The Circular Investment Loop
Nevertheless, at the center of the new deal lies a structural paradox. Nvidia is the dominant supplier of AI processors used to train and run the large language models powering ChatGPT, Google Gemini, and the rest of the generative AI market. That dominance has fed an industry directing enormous capital into GPU-packed data centers ahead of anticipated demand surges.
Meanwhile, OpenAI is both one of Nvidia’s largest customers and, under this deal, one of its equity portfolio companies.
Moreover, a substantial share of the new Nvidia capital would cycle back into Nvidia hardware purchases, the newspaper reported. That arrangement, if confirmed, creates a circular financial loop in which Nvidia writes a large check and a substantial portion returns as GPU orders. Alvin Nguyen, an analyst at Forrester Research, explained why this dynamic is structural rather than incidental: “They need chips. They need as many as possible,” Nguyen noted.
As a result, Nvidia benefits from the AI buildout simultaneously as hardware supplier and equity stakeholder, an alignment of incentives that few technology companies have managed at this scale.
Chip Diversification and Competitive Pressure
Despite this, OpenAI has been diversifying its chip supply. OpenAI announced a multi-billion dollar AMD-OpenAI partnership in October 2025, targeting viable alternatives to Nvidia’s H100 and Blackwell chips, and struck a separate custom chip deal with Broadcom.
Furthermore, that leverage likely explains why OpenAI was able to negotiate the new Nvidia deal without a chip-purchase obligation attached. Broadcom CEO Hock Tan had already signaled the limits of such arrangements in December 2025, telling investors the company did “not expect much in 2026” from its own OpenAI custom chip partnership.
Yet chip diversification alone cannot close OpenAI’s competitive gap. According to Menlo Ventures data tracking enterprise AI adoption, ChatGPT’s market share fell from 86.7% to 64.5% over the past year.
Consequently, Nguyen, commenting on the gap between the original headline and the reality that emerged, argued the discrepancy was predictable:
“They will not discourage people from overhyping.

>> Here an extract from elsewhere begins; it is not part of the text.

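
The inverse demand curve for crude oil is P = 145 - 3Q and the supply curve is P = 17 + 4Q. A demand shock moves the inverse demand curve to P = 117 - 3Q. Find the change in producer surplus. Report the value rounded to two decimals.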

Why say something and immediately sucker punch your own share price?”
Alvin Nguyen, Analyst at Forrester Research (via The Guardian)
Therefore, market share decline indicates OpenAI faces competitive pressure that investment capital alone cannot resolve, making chip diversification as much a hedge against vendor lock-in as a tool for negotiating better hardware terms.
Nevertheless, with Nvidia declining to comment and the Financial Times report sourced entirely from unnamed parties, the reported figure carries the standard caveats of anonymous deal reporting. Earlier reporting had already found that Nvidia described the deal as “non-binding” and unfinalized, making the gap between widely reported commitments and the actual investment unsurprising.
Thus, AI megadeals follow a recognizable pattern: announced loudly at a figure that satisfies investors and press alike, then restructured quietly as financing mechanics are worked out. Neither party has much incentive to correct inflated headline numbers while they serve a purpose.
If the deal finalizes this weekend as reported, the finalized terms will fall well short of the September 2025 headline figure. That outcome marks the normalization of a mode in which the announcement is the product, and the actual terms are the fine print.